Quant aux pieces qui se ioüent sur la Harpe, elles ne sont point differentes de celles qui se iouent sur le Luth & sur l'Epinette, c'est pourquoy l'on peut icy repeter celles que i'ay mises cy-dessus. Mais ie donne encore vne autre figure d'vne simple Harpe, afin que l'on considere la façon des anciens Harpions qui donnent vn certain fremissement desagreable aux chordes, & les raisons de 23 interualles des 24 chordes qui font la Vingt-quatriesme ; car les nombres qui sont à la droite sur le corps les expliquent. L'on void aussi les noms que les Grecs ont donné à chaque chorde dans l'escriture qui est entre lesdites chordes : les characteres qui sont au haut des lignes ont esté pris de Porphyre & des autres Auteurs Grecs anciens : mais i'ay mis les lettres de nostre Eschele ordinaire sur les cheuilles, afin que l'on comprenne par cette seule figure comme Guy Aretin a accommodé les characteres de l'Alphabet Latin aux chordes des Grecs, dont les vnes estoient mobiles, à sçauoir toutes celles vis à vis desquelles ie n'ay pas mis la diction Grecque ἐϛως, qui signifie immobile, parce que les chordes qui ont cette diction demeuroient tousjours au mesme ton sur les instrumens, au lieu que toutes les autres pouuoient estre haussées ou baissées selon la difference des genres & de leurs especes.

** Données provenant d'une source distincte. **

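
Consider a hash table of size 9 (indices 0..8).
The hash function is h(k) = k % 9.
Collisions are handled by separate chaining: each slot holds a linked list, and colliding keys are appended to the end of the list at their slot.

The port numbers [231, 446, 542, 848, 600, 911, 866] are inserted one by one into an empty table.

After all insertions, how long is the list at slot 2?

231 -> bucket 6
446 -> bucket 5
542 -> bucket 2
848 -> bucket 2 (collision)
600 -> bucket 6 (collision)
911 -> bucket 2 (collision)
866 -> bucket 2 (collision)
Final buckets:
0: ∅
1: ∅
2: 542 -> 848 -> 911 -> 866
3: ∅
4: ∅
5: 446
6: 231 -> 600
7: ∅
8: ∅

4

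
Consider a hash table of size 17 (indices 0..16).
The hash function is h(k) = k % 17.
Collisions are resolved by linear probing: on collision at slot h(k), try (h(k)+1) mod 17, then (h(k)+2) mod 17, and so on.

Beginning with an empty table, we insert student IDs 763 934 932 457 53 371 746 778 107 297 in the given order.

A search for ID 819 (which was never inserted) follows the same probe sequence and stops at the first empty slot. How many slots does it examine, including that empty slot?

763: h=15 => slot 15
934: h=16 => slot 16
932: h=14 => slot 14
457: h=15, probe 15,16,0 => slot 0
53: h=2 => slot 2
371: h=14, probe 14,15,16,0,1 => slot 1
746: h=15, probe 15,16,0,1,2,3 => slot 3
778: h=13 => slot 13
107: h=5 => slot 5
297: h=8 => slot 8
Table: [457, 371, 53, 746, —, 107, —, —, 297, —, —, —, —, 778, 932, 763, 934]
Lookup 819: h=3, probe 3,4 → slot 4 empty, not found.

2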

PROPOSITION XXVI [XXVII]. Expliquer la figure, la matiere, les parties, l'accord, & l'vsage des Regales de bois, que l'on appelle Claquebois, Patoüilles, & Eschelettes. Pvis que les Flamands se seruent de morceaux de bois pour faire des Regales semblables aux Epinettes, & que ie ne veux rien obmettre de tout ce qui est en vsage chez nos voisins, il est raisonnable de representer cet instrument composé de dix-sept bastons, afin qu'il ayt l'estenduë d'vne Dix-septiesme, dont le son le plus graue est fait par A C, qui doit estre cinq fois aussi long que B D, puis que leurs deux sons suiuent la raison de cinq à vn ; quoy qu'on y puisse adiouster autant de bastons comme il y a de chordes sur l'Epinette. A B G H monstre le parallelogramme qui contient les dix-sept marches du clauier, dont chacune est semblable à la marche E F que i'ay mise à part, afin que l'on comprenne comment la teste F frappe les bastons de ce Claquebois lors que l'on abbaisse la palette E. Or les bastons sont attachez à des clous, ou à des cheuilles en α & β, & sous A & C, afin qu'ils tiennent ferme lors qu'ils sont tendus en l'air. Quant à la matiere on les fait d'vn bois resonnant, comme de hestre, ou de tel autre bois que l'on veut ; mais si on les faisoit d'acier, de leton, ou d'argent, ils rendroient vne harmonie plus agreable. L'accord de ces bastons depend de leurs grandeurs qu'il faut proportionner selon les loix que i'ay prescrit dans les liures de la Theorie : mais leur vsage peut apporter de la lumiere à la Physique, encore que ceux qui en vsent se contentent du plaisir qu'ils reçoiuent des sons, ou de l'apprentissage qu'ils font auec cet instrument pour toucher apres les carillons des cloches, dont [p176] ils se seruent en Flandre pour ioüer toutes sortes de chansons & de concerts, comme ie monstreray dans le liure des Cloches ; d'autant que l'on peut determiner quel est le ton de toutes sortes de corps par le moyen de ces Regales, & par consequent l'on peut sçauoir la raison que leur pesanteur à auec leurs sons, afin de conclure de nouuelles choses de leurs qualitez manifestes ou ocultes ; par exemple si l'on fait des Cylindres de plusieurs sortes de pierres, les sons plus aigus feront voir celles qui seront plus dures, plus seiches, ou plus legeres, &c.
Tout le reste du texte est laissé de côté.